60-69 yolds had ~2k hospitalizations last week
50-59 yolds had 1.5k hospitalizations last week
40-49 yolds had 1k hospitalizations last week
30-39 yolds had ~1k hospitalizations last week
Thus we see each age range has roughly the same number of hospitalizations. Not sure how this correlates on a per capita basis although in this case it doesn't really matter since the healthcare system is a shared resource.

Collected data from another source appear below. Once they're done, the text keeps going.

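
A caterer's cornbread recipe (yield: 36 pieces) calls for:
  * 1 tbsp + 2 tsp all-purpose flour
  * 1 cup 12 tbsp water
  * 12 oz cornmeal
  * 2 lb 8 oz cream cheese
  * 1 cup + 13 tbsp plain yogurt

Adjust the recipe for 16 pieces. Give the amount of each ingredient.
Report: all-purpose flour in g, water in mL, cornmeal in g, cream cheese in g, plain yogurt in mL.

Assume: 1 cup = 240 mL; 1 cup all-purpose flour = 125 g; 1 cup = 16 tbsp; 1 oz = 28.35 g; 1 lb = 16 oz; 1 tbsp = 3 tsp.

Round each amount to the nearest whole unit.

Scaling factor: 16/36 = 4/9.
all-purpose flour: (1 tbsp + 2 tsp = 5/3 tbsp) × 4/9 ÷ 16 tbsp/cup × 125 g/cup ≈ 6 g
water: (1 cup + 12 tbsp = 1.75 cup) × 4/9 × 240 mL/cup ≈ 187 mL
cornmeal: 12 oz × 4/9 × 28.35 g/oz ≈ 151 g
cream cheese: (2 lb + 8 oz = 2.5 lb) × 4/9 × 16 oz/lb × 28.35 g/oz = 504 g
plain yogurt: (1 cup + 13 tbsp = 1.8125 cup) × 4/9 × 240 mL/cup ≈ 193 mL

all-purpose flour: 6 g; water: 187 mL; cornmeal: 151 g; cream cheese: 504 g; plain yogurt: 193 mL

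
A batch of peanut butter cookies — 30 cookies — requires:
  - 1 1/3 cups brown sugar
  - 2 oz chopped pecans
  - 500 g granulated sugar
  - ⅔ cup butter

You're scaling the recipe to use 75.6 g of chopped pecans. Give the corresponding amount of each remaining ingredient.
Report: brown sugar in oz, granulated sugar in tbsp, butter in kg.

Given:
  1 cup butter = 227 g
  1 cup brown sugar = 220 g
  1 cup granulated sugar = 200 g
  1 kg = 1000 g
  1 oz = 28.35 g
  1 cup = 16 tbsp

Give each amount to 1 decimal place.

The original recipe has 56.7 g of chopped pecans, so the scaling factor is 75.6 ÷ 56.7 = 4/3.
brown sugar: 4/3 cup × 4/3 × 220 g/cup ÷ 28.35 g/oz ≈ 13.8 oz
granulated sugar: 500 g × 4/3 ÷ 200 g/cup × 16 tbsp/cup ≈ 53.3 tbsp
butter: 2/3 cup × 4/3 × 227 g/cup ÷ 1000 g/kg ≈ 0.2 kg

brown sugar: 13.8 oz; granulated sugar: 53.3 tbsp; butter: 0.2 kg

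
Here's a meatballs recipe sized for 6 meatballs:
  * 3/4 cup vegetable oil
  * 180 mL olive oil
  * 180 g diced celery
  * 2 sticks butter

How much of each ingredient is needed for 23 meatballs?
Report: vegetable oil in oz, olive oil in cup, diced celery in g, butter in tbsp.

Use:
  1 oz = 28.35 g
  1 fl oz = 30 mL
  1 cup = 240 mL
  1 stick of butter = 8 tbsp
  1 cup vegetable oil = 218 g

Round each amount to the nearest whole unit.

Scaling factor: 23/6.
vegetable oil: 0.75 cup × 23/6 × 218 g/cup ÷ 28.35 g/oz ≈ 22 oz
olive oil: 180 mL × 23/6 ÷ 240 mL/cup ≈ 3 cup
diced celery: 180 g × 23/6 = 690 g
butter: 2 stick × 23/6 × 8 tbsp/stick ≈ 61 tbsp

vegetable oil: 22 oz; olive oil: 3 cup; diced celery: 690 g; butter: 61 tbsp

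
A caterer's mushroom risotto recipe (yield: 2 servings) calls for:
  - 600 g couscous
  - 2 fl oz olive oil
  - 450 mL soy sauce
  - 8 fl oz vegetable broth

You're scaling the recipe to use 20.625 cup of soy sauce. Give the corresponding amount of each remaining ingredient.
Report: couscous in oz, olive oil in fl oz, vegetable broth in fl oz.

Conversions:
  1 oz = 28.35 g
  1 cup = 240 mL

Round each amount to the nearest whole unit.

couscous: 233 oz; olive oil: 22 fl oz; vegetable broth: 88 fl oz

The original recipe has 1.875 cup of soy sauce, so the scaling factor is 20.625 ÷ 1.875 = 11.
couscous: 600 g × 11 ÷ 28.35 g/oz ≈ 233 oz
olive oil: 2 fl oz × 11 = 22 fl oz
vegetable broth: 8 fl oz × 11 = 88 fl oz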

Why are hospitalizations important? At this point, you dying or having complications from a failure to vaccinate is thankfully mostly your own problem since vaccinations are supremely effective at preventing this regardless of the COVID strain from the looks of it. Overwhelming the medical system and placing an undue burden on it because of refusal to vaccinate is why we're still facing lockdowns due to spikes of variants. Hopefully with the new treatment pill and evolutionary direction Omicron is taking means we're on our way out of the pandemic.
Again, focusing on the mortality when a massive problem is overwhelming our shortstaffed medical system is myopic. 25% of hospitalizations result in an ICU visit [2].
> Patients who were hospitalized more recently with COVID-19 (April to June 2021) were younger (median age of 59 compared with 68) and experienced lower in-hospital death rates (10% compared with 18%) than those who were hospitalized between January 2020 and March 2021.
This indicates the old people are smartly getting vaccinated or dying off. But again, deaths is not the primary problem the unvaccinated have at this point. Primarily they form a reservoir for the virus to mutate and put burden the health care system.